62. Tegen de utopieën
van de wereldwijde solidariteit
De Kerk, trouw aan het gebod van de broederlijke liefde, kan de ideologieën van de haat en de minachting alleen maar afwijzen. Maar dat betekent niet dat zij haar goedkeuring hecht aan de ideologieën of politieke systemen die de universele vrede of het mondialisme prediken.
Vóór Christus hadden bepaalde (pantheïstische) denkstromingen de wereld al willen voorstellen als een geheel en de mensheid als een solidair en broederlijk lichaam; maar omdat zij niets bijdroegen tot de praktische verwezenlijking daarvan, versterkten zij slechts de hoogmoed van de wijzen en het despotisme van de vorsten. In de periode van de christenheid waren er visionairen – overigens ketters – die voorspelden dat er een nieuwe orde van wereldbroederschap voor de deur stond, die zou geboren worden uit de geestelijke en sociale revolutie waartoe zij opriepen. En in onze “post-christelijke” tijd is de religie van de solidaire en broederlijke mensheid één van de overheersende ideologieën geworden.
1. Onze tijdgenoten doen alsof ze een nieuwe wereldorde kunnen construeren met als enige basis de universele natuur, een politieke orde van vrijheid, gelijkheid en broederlijkheid. Die zonder het christelijk geloof opgebouwde orde zal uiteraard oneindig veel beter zijn dan de christenheid. Ze zal het werk zijn van de rede en de menselijke goedheid. Haar naam: de wereldwijde democratie.
2. Die onbegrensde filantropie, die het verleden afwijst en alleen oog heeft voor een toekomst in het absolute, weigert de zonde en de genade te erkennen, net als de fysieke en morele ellende van de mensheid van gisteren en de godsdiensten en sociale verplichtingen die daaraan probeerden te verhelpen.
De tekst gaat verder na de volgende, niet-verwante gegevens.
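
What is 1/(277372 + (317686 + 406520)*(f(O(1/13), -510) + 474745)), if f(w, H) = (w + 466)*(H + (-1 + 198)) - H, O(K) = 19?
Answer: 1/234244708072 ≈ 4.2690e-12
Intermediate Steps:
f(w, H) = -H + (197 + H)*(466 + w) (f(w, H) = (466 + w)*(H + 197) - H = (466 + w)*(197 + H) - H = (197 + H)*(466 + w) - H = -H + (197 + H)*(466 + w))
1/(277372 + (317686 + 406520)*(f(O(1/13), -510) + 474745)) = 1/(277372 + (317686 + 406520)*((91802 + 197*19 + 465*(-510) - 510*19) + 474745)) = 1/(277372 + 724206*((91802 + 3743 - 237150 - 9690) + 474745)) = 1/(277372 + 724206*(-151295 + 474745)) = 1/(277372 + 724206*323450) = 1/(277372 + 234244430700) = 1/234244708072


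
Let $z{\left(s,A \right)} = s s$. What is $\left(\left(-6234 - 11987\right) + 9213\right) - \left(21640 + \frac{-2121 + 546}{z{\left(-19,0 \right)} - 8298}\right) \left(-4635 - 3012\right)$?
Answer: $\frac{1313363879489}{7937} \approx 1.6547 \cdot 10^{8}$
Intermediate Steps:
$z{\left(s,A \right)} = s^{2}$
$\left(\left(-6234 - 11987\right) + 9213\right) - \left(21640 + \frac{-2121 + 546}{z{\left(-19,0 \right)} - 8298}\right) \left(-4635 - 3012\right) = \left(\left(-6234 - 11987\right) + 9213\right) - \left(21640 + \frac{-2121 + 546}{\left(-19\right)^{2} - 8298}\right) \left(-4635 - 3012\right) = \left(-18221 + 9213\right) - \left(21640 - \frac{1575}{361 - 8298}\right) \left(-7647\right) = -9008 - \left(21640 - \frac{1575}{-7937}\right) \left(-7647\right) = -9008 - \left(21640 - - \frac{1575}{7937}\right) \left(-7647\right) = -9008 - \left(21640 + \frac{1575}{7937}\right) \left(-7647\right) = -9008 - \frac{171758255}{7937} \left(-7647\right) = -9008 - - \frac{1313435375985}{7937} = -9008 + \frac{1313435375985}{7937} = \frac{1313363879489}{7937}$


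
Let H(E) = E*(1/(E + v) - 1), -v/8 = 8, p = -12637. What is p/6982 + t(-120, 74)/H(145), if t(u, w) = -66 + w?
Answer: -4722298/2530975 ≈ -1.8658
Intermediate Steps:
v = -64 (v = -8*8 = -64)
H(E) = E*(-1 + 1/(-64 + E)) (H(E) = E*(1/(E - 64) - 1) = E*(1/(-64 + E) - 1) = E*(-1 + 1/(-64 + E)))
p/6982 + t(-120, 74)/H(145) = -12637/6982 + (-66 + 74)/((145*(65 - 1*145)/(-64 + 145))) = -12637*1/6982 + 8/((145*(65 - 145)/81)) = -12637/6982 + 8/((145*(1/81)*(-80))) = -12637/6982 + 8/(-11600/81) = -12637/6982 + 8*(-81/11600) = -12637/6982 - 81/1450 = -4722298/2530975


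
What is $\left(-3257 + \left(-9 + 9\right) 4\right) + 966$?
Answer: $-2291$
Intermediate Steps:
$\left(-3257 + \left(-9 + 9\right) 4\right) + 966 = \left(-3257 + 0 \cdot 4\right) + 966 = \left(-3257 + 0\right) + 966 = -3257 + 966 = -2291$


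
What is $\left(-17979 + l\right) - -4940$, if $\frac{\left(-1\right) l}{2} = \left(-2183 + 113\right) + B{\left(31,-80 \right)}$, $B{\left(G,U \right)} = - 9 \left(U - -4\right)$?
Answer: $-10267$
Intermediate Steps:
$B{\left(G,U \right)} = -36 - 9 U$ ($B{\left(G,U \right)} = - 9 \left(U + 4\right) = - 9 \left(4 + U\right) = -36 - 9 U$)
$l = 2772$ ($l = - 2 \left(\left(-2183 + 113\right) - -684\right) = - 2 \left(-2070 + \left(-36 + 720\right)\right) = - 2 \left(-2070 + 684\right) = \left(-2\right) \left(-1386\right) = 2772$)
$\left(-17979 + l\right) - -4940 = \left(-17979 + 2772\right) - -4940 = -15207 + 4940 = -10267$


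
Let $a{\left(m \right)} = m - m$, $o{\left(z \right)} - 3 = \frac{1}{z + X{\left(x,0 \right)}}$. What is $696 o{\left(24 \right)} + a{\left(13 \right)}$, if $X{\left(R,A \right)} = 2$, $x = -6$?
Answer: $\frac{27492}{13} \approx 2114.8$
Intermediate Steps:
$o{\left(z \right)} = 3 + \frac{1}{2 + z}$ ($o{\left(z \right)} = 3 + \frac{1}{z + 2} = 3 + \frac{1}{2 + z}$)
$a{\left(m \right)} = 0$
$696 o{\left(24 \right)} + a{\left(13 \right)} = 696 \frac{7 + 3 \cdot 24}{2 + 24} + 0 = 696 \frac{7 + 72}{26} + 0 = 696 \cdot \frac{1}{26} \cdot 79 + 0 = 696 \cdot \frac{79}{26} + 0 = \frac{27492}{13} + 0 = \frac{27492}{13}$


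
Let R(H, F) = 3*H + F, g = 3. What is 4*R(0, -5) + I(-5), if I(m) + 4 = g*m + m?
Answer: -44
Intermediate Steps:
R(H, F) = F + 3*H
I(m) = -4 + 4*m (I(m) = -4 + (3*m + m) = -4 + 4*m)
4*R(0, -5) + I(-5) = 4*(-5 + 3*0) + (-4 + 4*(-5)) = 4*(-5 + 0) + (-4 - 20) = 4*(-5) - 24 = -20 - 24 = -44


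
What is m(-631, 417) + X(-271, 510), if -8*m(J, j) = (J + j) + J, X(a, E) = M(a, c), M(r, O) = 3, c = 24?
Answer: 869/8 ≈ 108.63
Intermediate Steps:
X(a, E) = 3
m(J, j) = -J/4 - j/8 (m(J, j) = -((J + j) + J)/8 = -(j + 2*J)/8 = -J/4 - j/8)
m(-631, 417) + X(-271, 510) = (-¼*(-631) - ⅛*417) + 3 = (631/4 - 417/8) + 3 = 845/8 + 3 = 869/8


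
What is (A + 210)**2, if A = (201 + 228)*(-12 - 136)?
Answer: 4004611524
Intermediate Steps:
A = -63492 (A = 429*(-148) = -63492)
(A + 210)**2 = (-63492 + 210)**2 = (-63282)**2 = 4004611524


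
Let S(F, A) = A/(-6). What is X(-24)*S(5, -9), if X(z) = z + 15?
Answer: -27/2 ≈ -13.500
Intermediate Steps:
S(F, A) = -A/6 (S(F, A) = A*(-⅙) = -A/6)
X(z) = 15 + z
X(-24)*S(5, -9) = (15 - 24)*(-⅙*(-9)) = -9*3/2 = -27/2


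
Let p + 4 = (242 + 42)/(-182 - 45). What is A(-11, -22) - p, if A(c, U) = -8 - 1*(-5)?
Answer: 511/227 ≈ 2.2511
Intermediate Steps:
A(c, U) = -3 (A(c, U) = -8 + 5 = -3)
p = -1192/227 (p = -4 + (242 + 42)/(-182 - 45) = -4 + 284/(-227) = -4 + 284*(-1/227) = -4 - 284/227 = -1192/227 ≈ -5.2511)
A(-11, -22) - p = -3 - 1*(-1192/227) = -3 + 1192/227 = 511/227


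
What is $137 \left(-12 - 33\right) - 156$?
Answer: $-6321$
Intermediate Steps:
$137 \left(-12 - 33\right) - 156 = 137 \left(-45\right) - 156 = -6165 - 156 = -6321$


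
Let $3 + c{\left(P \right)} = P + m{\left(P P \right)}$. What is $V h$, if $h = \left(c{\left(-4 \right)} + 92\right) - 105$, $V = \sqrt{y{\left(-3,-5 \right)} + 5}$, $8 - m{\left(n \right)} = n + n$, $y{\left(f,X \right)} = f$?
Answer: $- 44 \sqrt{2} \approx -62.225$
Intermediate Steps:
$m{\left(n \right)} = 8 - 2 n$ ($m{\left(n \right)} = 8 - \left(n + n\right) = 8 - 2 n$)
$V = \sqrt{2}$ ($V = \sqrt{-3 + 5} = \sqrt{2} \approx 1.4142$)
$c{\left(P \right)} = 5 + P - 2 P^{2}$ ($c{\left(P \right)} = -3 - \left(-8 - P + 2 P P\right) = -3 - \left(-8 - P + 2 P^{2}\right) = -3 + \left(8 + P - 2 P^{2}\right) = 5 + P - 2 P^{2}$)
$h = -44$ ($h = \left(\left(5 - 4 - 2 \left(-4\right)^{2}\right) + 92\right) - 105 = \left(\left(5 - 4 - 32\right) + 92\right) - 105 = \left(-31 + 92\right) - 105 = 61 - 105 = -44$)
$V h = \sqrt{2} \left(-44\right) = - 44 \sqrt{2}$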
Dat wordt allemaal als nonsens en als achterhaald beschouwd. In de toekomst zal er geen God of duivel meer zijn, geen erfzonde of Verlossing, maar enkel nog een natuurlijke, menselijke, wetenschappelijk gedefinieerde orde, zeer strikt, onberispelijk en volmaakt. Wat onder alle mensen zonder onderscheid zal heersen, is een volkomen gelijkheid, een onbegrensde vrijheid die enkel op het algemeen welzijn gericht is en bijgevolg een volledige broederlijkheid.
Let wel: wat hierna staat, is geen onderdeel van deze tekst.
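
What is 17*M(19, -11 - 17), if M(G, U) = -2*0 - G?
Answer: -323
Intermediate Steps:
M(G, U) = -G (M(G, U) = 0 - G = -G)
17*M(19, -11 - 17) = 17*(-1*19) = 17*(-19) = -323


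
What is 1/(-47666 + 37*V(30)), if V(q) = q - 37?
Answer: -1/47925 ≈ -2.0866e-5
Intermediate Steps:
V(q) = -37 + q
1/(-47666 + 37*V(30)) = 1/(-47666 + 37*(-37 + 30)) = 1/(-47666 + 37*(-7)) = 1/(-47666 - 259) = 1/(-47925) = -1/47925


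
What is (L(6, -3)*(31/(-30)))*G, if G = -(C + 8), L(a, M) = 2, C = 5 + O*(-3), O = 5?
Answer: -62/15 ≈ -4.1333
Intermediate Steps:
C = -10 (C = 5 + 5*(-3) = 5 - 15 = -10)
G = 2 (G = -(-10 + 8) = -1*(-2) = 2)
(L(6, -3)*(31/(-30)))*G = (2*(31/(-30)))*2 = (2*(31*(-1/30)))*2 = (2*(-31/30))*2 = -31/15*2 = -62/15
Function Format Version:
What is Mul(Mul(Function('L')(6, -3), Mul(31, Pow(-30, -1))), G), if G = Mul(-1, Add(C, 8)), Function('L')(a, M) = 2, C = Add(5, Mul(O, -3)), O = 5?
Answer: Rational(-62, 15) ≈ -4.1333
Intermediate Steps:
C = -10 (C = Add(5, Mul(5, -3)) = Add(5, -15) = -10)
G = 2 (G = Mul(-1, Add(-10, 8)) = Mul(-1, -2) = 2)
Mul(Mul(Function('L')(6, -3), Mul(31, Pow(-30, -1))), G) = Mul(Mul(2, Mul(31, Pow(-30, -1))), 2) = Mul(Mul(2, Mul(31, Rational(-1, 30))), 2) = Mul(Mul(2, Rational(-31, 30)), 2) = Mul(Rational(-31, 15), 2) = Rational(-62, 15)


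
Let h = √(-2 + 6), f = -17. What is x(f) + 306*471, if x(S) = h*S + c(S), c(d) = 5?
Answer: 144097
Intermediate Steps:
h = 2 (h = √4 = 2)
x(S) = 5 + 2*S (x(S) = 2*S + 5 = 5 + 2*S)
x(f) + 306*471 = (5 + 2*(-17)) + 306*471 = (5 - 34) + 144126 = -29 + 144126 = 144097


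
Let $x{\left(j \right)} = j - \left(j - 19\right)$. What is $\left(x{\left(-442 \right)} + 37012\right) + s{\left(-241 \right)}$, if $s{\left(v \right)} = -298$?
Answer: $36733$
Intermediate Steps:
$x{\left(j \right)} = 19$ ($x{\left(j \right)} = j - \left(-19 + j\right) = 19$)
$\left(x{\left(-442 \right)} + 37012\right) + s{\left(-241 \right)} = \left(19 + 37012\right) - 298 = 37031 - 298 = 36733$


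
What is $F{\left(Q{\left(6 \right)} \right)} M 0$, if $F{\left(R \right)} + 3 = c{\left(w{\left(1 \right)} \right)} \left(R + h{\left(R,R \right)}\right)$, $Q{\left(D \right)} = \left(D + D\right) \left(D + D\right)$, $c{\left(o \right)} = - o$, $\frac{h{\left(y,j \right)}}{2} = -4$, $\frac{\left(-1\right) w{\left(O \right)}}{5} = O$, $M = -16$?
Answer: $0$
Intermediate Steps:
$w{\left(O \right)} = - 5 O$
$h{\left(y,j \right)} = -8$ ($h{\left(y,j \right)} = 2 \left(-4\right) = -8$)
$Q{\left(D \right)} = 4 D^{2}$ ($Q{\left(D \right)} = 2 D 2 D = 4 D^{2}$)
$F{\left(R \right)} = -43 + 5 R$ ($F{\left(R \right)} = -3 + - \left(-5\right) 1 \left(R - 8\right) = -3 + \left(-1\right) \left(-5\right) \left(-8 + R\right) = -3 + 5 \left(-8 + R\right) = -3 + \left(-40 + 5 R\right) = -43 + 5 R$)
$F{\left(Q{\left(6 \right)} \right)} M 0 = \left(-43 + 5 \cdot 4 \cdot 6^{2}\right) \left(-16\right) 0 = \left(-43 + 5 \cdot 4 \cdot 36\right) \left(-16\right) 0 = \left(-43 + 5 \cdot 144\right) \left(-16\right) 0 = \left(-43 + 720\right) \left(-16\right) 0 = 677 \left(-16\right) 0 = \left(-10832\right) 0 = 0$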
3. Zelfs als de godsdienst getolereerd wordt in de privésfeer en het aan de Kerk toegestaan wordt om voor de geestelijke animatie van die wereldwijde democratie te zorgen, dan belet dat allemaal niet dat er voor God, zoals Hij door Jezus Christus geopenbaard is en onderwezen wordt door het onfeilbaar leergezag van de Kerk, in dit project geen plaats is. Sterker nog, men stelt Hem voor als de rampzalige veroorzaker van het kwaad vermits Hij, door het te verbieden, het juist aan de mens bekendmaakte. Door de predestinatie en het uitdelen van genade en zaligheid overeenkomstig zijn wilsbeschikking heeft Hij op onrechtvaardige wijze ongelijkheid, dwang en discriminatie ingesteld.
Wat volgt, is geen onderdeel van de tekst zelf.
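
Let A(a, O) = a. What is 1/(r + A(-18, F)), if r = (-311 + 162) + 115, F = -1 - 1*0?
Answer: -1/52 ≈ -0.019231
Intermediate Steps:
F = -1 (F = -1 + 0 = -1)
r = -34 (r = -149 + 115 = -34)
1/(r + A(-18, F)) = 1/(-34 - 18) = 1/(-52) = -1/52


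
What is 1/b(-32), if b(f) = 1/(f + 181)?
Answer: 149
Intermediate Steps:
b(f) = 1/(181 + f)
1/b(-32) = 1/(1/(181 - 32)) = 1/(1/149) = 149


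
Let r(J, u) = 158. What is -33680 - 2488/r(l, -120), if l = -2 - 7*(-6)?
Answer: -2661964/79 ≈ -33696.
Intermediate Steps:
l = 40 (l = -2 + 42 = 40)
-33680 - 2488/r(l, -120) = -33680 - 2488/158 = -33680 - 2488*1/158 = -33680 - 1244/79 = -2661964/79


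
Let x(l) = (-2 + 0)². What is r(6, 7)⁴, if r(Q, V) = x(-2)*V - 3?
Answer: 390625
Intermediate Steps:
x(l) = 4 (x(l) = (-2)² = 4)
r(Q, V) = -3 + 4*V (r(Q, V) = 4*V - 3 = -3 + 4*V)
r(6, 7)⁴ = (-3 + 4*7)⁴ = (-3 + 28)⁴ = 25⁴ = 390625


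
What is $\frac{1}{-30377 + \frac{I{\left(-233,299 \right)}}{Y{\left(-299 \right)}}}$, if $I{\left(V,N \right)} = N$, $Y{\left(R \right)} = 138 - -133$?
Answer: $- \frac{271}{8231868} \approx -3.2921 \cdot 10^{-5}$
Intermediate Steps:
$Y{\left(R \right)} = 271$ ($Y{\left(R \right)} = 138 + 133 = 271$)
$\frac{1}{-30377 + \frac{I{\left(-233,299 \right)}}{Y{\left(-299 \right)}}} = \frac{1}{-30377 + \frac{299}{271}} = \frac{1}{- \frac{8231868}{271}} = - \frac{271}{8231868}$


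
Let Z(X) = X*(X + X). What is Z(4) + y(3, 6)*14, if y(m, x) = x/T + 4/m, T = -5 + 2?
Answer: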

Christus en heel zijn leer, heel zijn werk worden verafschuwd en bestreden omdat zij de veroordeling inhouden van elke nieuwe poging om een toren van Babel op te richten. Het christendom moet vernietigd en voorgoed vergeten worden om de humanistische droom te kunnen realiseren! Ook de mens zelf, de concrete individuele mens en geen abstractie, wordt uitgesloten, verminkt en opgeofferd aan de eisen van de universele orde. Samen met hem gaat het spontane leven van de traditionele beschaafde samenlevingen, in hun fraaie verscheidenheid van zeden en wetten, op de schop. Alles moet wijken voor het totalitarisme van de Grote Principes en het kille monster van de Wereldstaat.